Marseille wants the ban on “scrubbers”, these not so green ship filters

The city of Marseille has decided to tackle a “blind spot in the fight against maritime pollution”: “scrubbers”, these filters placed in the chimneys of ships to “wash” the fumes resulting from the combustion of fuel at seawater. And thus reduce, as the regulations impose by 2025 in the Mediterranean, the atmospheric emissions of sulfur oxides.

Except that to listen to scientists and associations, these so-called open-loop scrubbers, since they discharge washing water into the sea, only move air pollution towards marine pollution. “Currently, scrubbers are the new vector of pollution at sea, believes Jacek Tronczynski, Ifremer researcher in Nantes, who co-wrote a report on the subject. Discharges at sea are rich in heavy metals and chemical contaminants, which enter the food web. »

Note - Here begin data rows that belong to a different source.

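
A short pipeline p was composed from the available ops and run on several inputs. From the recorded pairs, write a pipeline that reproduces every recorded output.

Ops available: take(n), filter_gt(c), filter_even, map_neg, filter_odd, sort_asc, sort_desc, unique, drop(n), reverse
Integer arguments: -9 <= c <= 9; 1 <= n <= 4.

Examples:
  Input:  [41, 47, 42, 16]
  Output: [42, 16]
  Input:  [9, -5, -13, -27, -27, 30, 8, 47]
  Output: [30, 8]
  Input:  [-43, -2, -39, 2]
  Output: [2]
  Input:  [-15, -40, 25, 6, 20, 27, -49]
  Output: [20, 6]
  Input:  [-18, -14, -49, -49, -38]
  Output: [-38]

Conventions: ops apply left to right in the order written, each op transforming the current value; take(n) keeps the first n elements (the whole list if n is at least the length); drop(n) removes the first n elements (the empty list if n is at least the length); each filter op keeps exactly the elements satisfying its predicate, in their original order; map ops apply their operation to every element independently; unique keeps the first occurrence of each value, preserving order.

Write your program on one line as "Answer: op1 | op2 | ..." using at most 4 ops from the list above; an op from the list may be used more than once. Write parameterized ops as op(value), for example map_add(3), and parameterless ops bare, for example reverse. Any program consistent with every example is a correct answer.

drop(2) | sort_desc | take(4) | filter_even

Check, running the answer program on each example:
  [41, 47, 42, 16] -> [42, 16] -> [42, 16] -> [42, 16] -> [42, 16]
  [9, -5, -13, -27, -27, 30, 8, 47] -> [-13, -27, -27, 30, 8, 47] -> [47, 30, 8, -13, -27, -27] -> [47, 30, 8, -13] -> [30, 8]
  [-43, -2, -39, 2] -> [-39, 2] -> [2, -39] -> [2, -39] -> [2]
  [-15, -40, 25, 6, 20, 27, -49] -> [25, 6, 20, 27, -49] -> [27, 25, 20, 6, -49] -> [27, 25, 20, 6] -> [20, 6]
  [-18, -14, -49, -49, -38] -> [-49, -49, -38] -> [-38, -49, -49] -> [-38, -49, -49] -> [-38]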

“The idea is to raise awareness among all the mayors of the Mediterranean on this issue of open circuit scrubbers, so that the international maritime organization bans them as soon as possible, there is an emergency”, launched Tuesday Sébastien Barles, deputy to the mayor of Marseille to the ecological transition, who supports the initiative launched by the associations Zéro Fossile Toulon and Cap au Nord to warn of the dangers of the device and demand its outright ban. “In 2025, the SECA zone will be created, limiting sulfur emissions to 0.1% in the Mediterranean Sea at the chimney outlet”, recalls Guillaume Picard, from the Zéro Fossile Toulon collective: “But instead of using a fuel at 0 .1% sulphur, two to three times more expensive than heavy fuel oil, shipowners are bending the rule and equipping ships with scrubbers to dump everything into the sea.”

“We are in the nails”

According to him, a polluting heavy fuel oil costs 400 euros per tonne, when diesel of better quality and in compliance with the regulations is around 1,000 euros. The calculation would thus be quickly done, on the back of biodiversity and the environment: “Discharges at sea instantly kill phytoplankton and acidify the oceans and seas which contribute to regulating global warming”, denounces Hervé Menchon, deputy mayor of Marseille in charge of marine biodiversity. For his part, Guillaume Picard reports the results of a scientific study which followed eleven ships in the Mediterranean equipped with scrubbers: “They pollute as much as what the Rhône river rejects in one year. Per ship, 2,000 to 3,000 tonnes per hour of polluted seas are discharged. »

President of the Maritime and River Union of Marseille-Fos, Alain Mistre refutes favoring an economic argument by using a cheaper and filtered fuel. “Equipping a ship that makes the connection with Corsica with a scrubber costs nearly 10 million euros,” he argues. According to him, the “scrubbers” respond above all to “an objective of reducing air pollution by sulfur oxide”. “We are in the nails”, he adds, specifying “that we must allow time for ships to equip themselves with closed loops”, in other words a system for recovering washing water.

Since the beginning of January, the State has prohibited the washing of smoke by seawater less than 3,000 meters from the coast and in the port area, a derogation existing however until 2025 for regular connections, such as Corsica Linea with Corsica. “The 3,000 meters, that’s 10 to 15 minutes of navigation”, procrastinates Guillaume Picard, noting the difficulty of controlling the quantity and content of discharges at sea, like degassing. Jacek Tronczynski, for his part, conjures up this image: “A ship is a factory that functions and moves at sea”. “There are alternatives to washing fumes at sea,” he adds. These are closed-loop scrubbers, which store washing residues on board instead of discharging them directly into the sea. This has an economic cost. We need recovery devices in the ports and a processing chain for this waste. In short, a whole logistics to be put in place.